Kosík wants to blow whistle
Kosík has sent the statement from Mali, where he was detained in November 2016 based on an international warrant, Sme wrote on January 10. He fled Slovakia after the Supreme Court found him guilty in summer 2016 of forging promissory notes against his former business partner, Ľubomír Farenzen. He received a sentence of 14 years but since Slovakia has no agreement on legal aid with the African state, Mali has so far not answered Slovakia’s request to extradite Kosík.

The General Prosecutor’s Office confirmed on January 9 that it has received an email form Kosík asking them to interrogate him, sent through a go-between. Kosík states that he wants to cooperate with investigators and is asking how to deliver his testimony so that it is sufficiently trustworthy and gets into the right hands, according to Sme.
Lexa does not react
Kosík claims that he decided to testify about the crimes of his former superiors in SIS after they dumped him and left him to deal on his own. Again, he names – alongside Lexa and Svěchota (who has died) – his ex-colleague Michal Hrbáček, whom he mentioned in the December 2017 interview.

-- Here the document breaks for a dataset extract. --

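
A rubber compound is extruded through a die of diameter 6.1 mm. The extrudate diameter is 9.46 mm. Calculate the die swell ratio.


Die swell ratio = D_extrudate / D_die
= 9.46 / 6.1
= 1.551

Die swell = 1.551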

Hrbáček has been accused of creating and managing the task force that stopped Michal Kováč, Jr.'s car in August 1995 and later handed him over to another group that abducted and too him to Austria.

Lexa has not answered his phone since January 8, and while his lawyer Marek Para initially promised a stance on Kosík’s claims, he later did not react. In the past, Lexa denied all allegations of him organising the abduction.
Back in December for Sme, Hrbáček refuted Kosík’s words on his participation in the abduction.